Ain­si, les dan­gers que redoute Etienne Chouard (risque de conflit d’intérêts, risque de voir les élus écrire des règles pour eux-mêmes) sont écar­tés, le peuple est plei­ne­ment asso­cié au tra­vail de rédac­tion de la loi suprême et il en décide en der­nier ressort.]

[ÉC (55) : Excuse-moi, mais ce que tu pro­poses là ne suf­fit pas du tout :

- C’est bien d’a­voir pré­vu une consul­ta­tion popu­laire, pen­dant le pro­ces­sus ain­si qu’à l’is­sue du processus ;

- C’est bien d’a­voir écar­té les anciens élus ;

- C’est bien d’a­voir décla­ré les consti­tuants inéligibles ;

Mais en lais­sant les par­tis maîtres des inves­ti­tures, tu laisses le loup dans la ber­ge­rie, rien que ça (et per­mets aux bre­bis d’être inquiètes !) : si on laisse les par­tis nous impo­ser leurs can­di­dats, ce sont à nou­veau des hommes de pou­voir qui écri­ront les règles du pou­voir et on ne sor­ti­ra pas de notre impuis­sance chro­nique face aux élus : les mêmes causes pro­dui­ront logi­que­ment les mêmes effets.

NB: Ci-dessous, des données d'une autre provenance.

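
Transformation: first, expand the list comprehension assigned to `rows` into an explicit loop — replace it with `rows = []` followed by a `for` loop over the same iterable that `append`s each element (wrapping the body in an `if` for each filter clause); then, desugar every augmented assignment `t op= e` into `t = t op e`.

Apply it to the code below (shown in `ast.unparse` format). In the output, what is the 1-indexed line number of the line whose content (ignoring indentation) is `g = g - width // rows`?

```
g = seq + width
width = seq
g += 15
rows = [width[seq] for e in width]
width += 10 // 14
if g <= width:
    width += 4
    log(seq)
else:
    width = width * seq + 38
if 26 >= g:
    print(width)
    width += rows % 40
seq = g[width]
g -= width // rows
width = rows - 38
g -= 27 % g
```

17

Transformed code:
g = seq + width
width = seq
g = g + 15
rows = []
for e in width:
    rows.append(width[seq])
width = width + 10 // 14
if g <= width:
    width = width + 4
    log(seq)
else:
    width = width * seq + 38
if 26 >= g:
    print(width)
    width = width + rows % 40
seq = g[width]
g = g - width // rows
width = rows - 38
g = g - 27 % g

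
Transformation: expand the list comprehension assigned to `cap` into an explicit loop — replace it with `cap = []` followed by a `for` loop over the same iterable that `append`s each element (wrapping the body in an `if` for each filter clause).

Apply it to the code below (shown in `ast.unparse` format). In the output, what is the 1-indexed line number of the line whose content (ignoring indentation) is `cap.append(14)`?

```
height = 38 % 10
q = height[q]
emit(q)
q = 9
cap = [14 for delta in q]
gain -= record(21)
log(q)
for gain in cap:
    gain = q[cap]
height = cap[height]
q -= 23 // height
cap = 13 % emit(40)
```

Transformed code:
height = 38 % 10
q = height[q]
emit(q)
q = 9
cap = []
for delta in q:
    cap.append(14)
gain -= record(21)
log(q)
for gain in cap:
    gain = q[cap]
height = cap[height]
q -= 23 // height
cap = 13 % emit(40)

7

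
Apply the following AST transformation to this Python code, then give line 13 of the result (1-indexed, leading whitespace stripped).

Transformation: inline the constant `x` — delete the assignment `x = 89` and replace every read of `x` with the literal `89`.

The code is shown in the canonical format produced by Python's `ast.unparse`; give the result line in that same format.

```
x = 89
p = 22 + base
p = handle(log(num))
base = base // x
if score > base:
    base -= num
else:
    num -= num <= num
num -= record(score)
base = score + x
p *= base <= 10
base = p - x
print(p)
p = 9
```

Transformed code:
p = 22 + base
p = handle(log(num))
base = base // 89
if score > base:
    base -= num
else:
    num -= num <= num
num -= record(score)
base = score + 89
p *= base <= 10
base = p - 89
print(p)
p = 9

p = 9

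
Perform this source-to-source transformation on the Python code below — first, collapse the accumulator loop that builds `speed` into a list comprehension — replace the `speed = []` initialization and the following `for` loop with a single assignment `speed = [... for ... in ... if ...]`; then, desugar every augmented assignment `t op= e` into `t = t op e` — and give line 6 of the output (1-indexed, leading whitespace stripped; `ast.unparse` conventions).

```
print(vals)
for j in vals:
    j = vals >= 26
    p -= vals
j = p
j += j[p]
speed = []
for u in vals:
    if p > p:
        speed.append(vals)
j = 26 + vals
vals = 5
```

Transformed code:
print(vals)
for j in vals:
    j = vals >= 26
    p = p - vals
j = p
j = j + j[p]
speed = [vals for u in vals if p > p]
j = 26 + vals
vals = 5

j = j + j[p]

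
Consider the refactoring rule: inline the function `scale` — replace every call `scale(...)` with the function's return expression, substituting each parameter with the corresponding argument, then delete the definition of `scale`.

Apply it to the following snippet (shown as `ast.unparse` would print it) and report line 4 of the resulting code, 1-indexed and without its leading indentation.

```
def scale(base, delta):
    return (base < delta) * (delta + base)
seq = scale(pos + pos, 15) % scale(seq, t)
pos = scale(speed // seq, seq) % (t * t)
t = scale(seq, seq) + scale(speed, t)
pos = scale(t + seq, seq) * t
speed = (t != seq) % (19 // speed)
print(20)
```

pos = (t + seq < seq) * (seq + (t + seq)) * t

Transformed code:
seq = (pos + pos < 15) * (15 + (pos + pos)) % ((seq < t) * (t + seq))
pos = (speed // seq < seq) * (seq + speed // seq) % (t * t)
t = (seq < seq) * (seq + seq) + (speed < t) * (t + speed)
pos = (t + seq < seq) * (seq + (t + seq)) * t
speed = (t != seq) % (19 // speed)
print(20)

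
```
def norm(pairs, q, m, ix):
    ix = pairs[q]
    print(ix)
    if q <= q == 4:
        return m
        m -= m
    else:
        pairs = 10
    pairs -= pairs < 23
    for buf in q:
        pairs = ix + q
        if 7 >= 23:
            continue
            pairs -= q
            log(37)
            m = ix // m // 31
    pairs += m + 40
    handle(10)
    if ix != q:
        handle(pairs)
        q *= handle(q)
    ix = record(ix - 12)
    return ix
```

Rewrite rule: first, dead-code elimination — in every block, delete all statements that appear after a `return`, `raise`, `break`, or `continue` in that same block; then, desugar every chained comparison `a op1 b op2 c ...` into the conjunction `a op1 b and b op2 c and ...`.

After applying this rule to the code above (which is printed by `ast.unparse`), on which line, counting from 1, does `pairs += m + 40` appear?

13

Transformed code:
def norm(pairs, q, m, ix):
    ix = pairs[q]
    print(ix)
    if q <= q and q == 4:
        return m
    else:
        pairs = 10
    pairs -= pairs < 23
    for buf in q:
        pairs = ix + q
        if 7 >= 23:
            continue
    pairs += m + 40
    handle(10)
    if ix != q:
        handle(pairs)
        q *= handle(q)
    ix = record(ix - 12)
    return ix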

=> Si tu ne t’en prends pas aux éter­nelles causes, tu nous condamnes aux éter­nelles consé­quences. ÉC.]

[RMJ :

Quant au conte­nu sou­hai­table d’une Consti­tu­tion nou­velle, je laisse à cha­cun le soin d’en débattre. Je me conten­te­rai de rap­pe­ler que toute Consti­tu­tion, pour répondre aux attentes com­munes, doit non seule­ment pré­voir mais garan­tir une véri­table sépa­ra­tion des pou­voirs ain­si que l’autonomie et l’autorité d’institutions comme le Conseil Consti­tu­tion­nel, le Conseil d’État, la Cour des Comptes, le Conseil Supé­rieur de la Magis­tra­ture, le Conseil Supé­rieur de l’Audiovisuel, etc.). J’ajoute deux idées qui me sont chères : à tous les niveaux, des assem­blées et des exé­cu­tifs consti­tués à la pro­por­tion­nelle ; à tous les niveaux des ins­tances citoyennes d’interpellation et de pro­po­si­tion où se pra­tique l’ysegoria (j’apprécie la luci­di­té du com­men­taire qui convient que « la capa­ci­té d’écouter les uns les autres n’est pas une spé­cia­li­té française« ).]

[ÉC (56) : tout ça est bel et bon, mais par­fai­te­ment théo­rique si on ne se pré­oc­cupe pas sérieu­se­ment des condi­tions de fai­sa­bi­li­té de l’é­cri­ture de telles règles.

L’im­por­tant, c’est qui écrit la Consti­tu­tion ; et pas du tout qui la vote.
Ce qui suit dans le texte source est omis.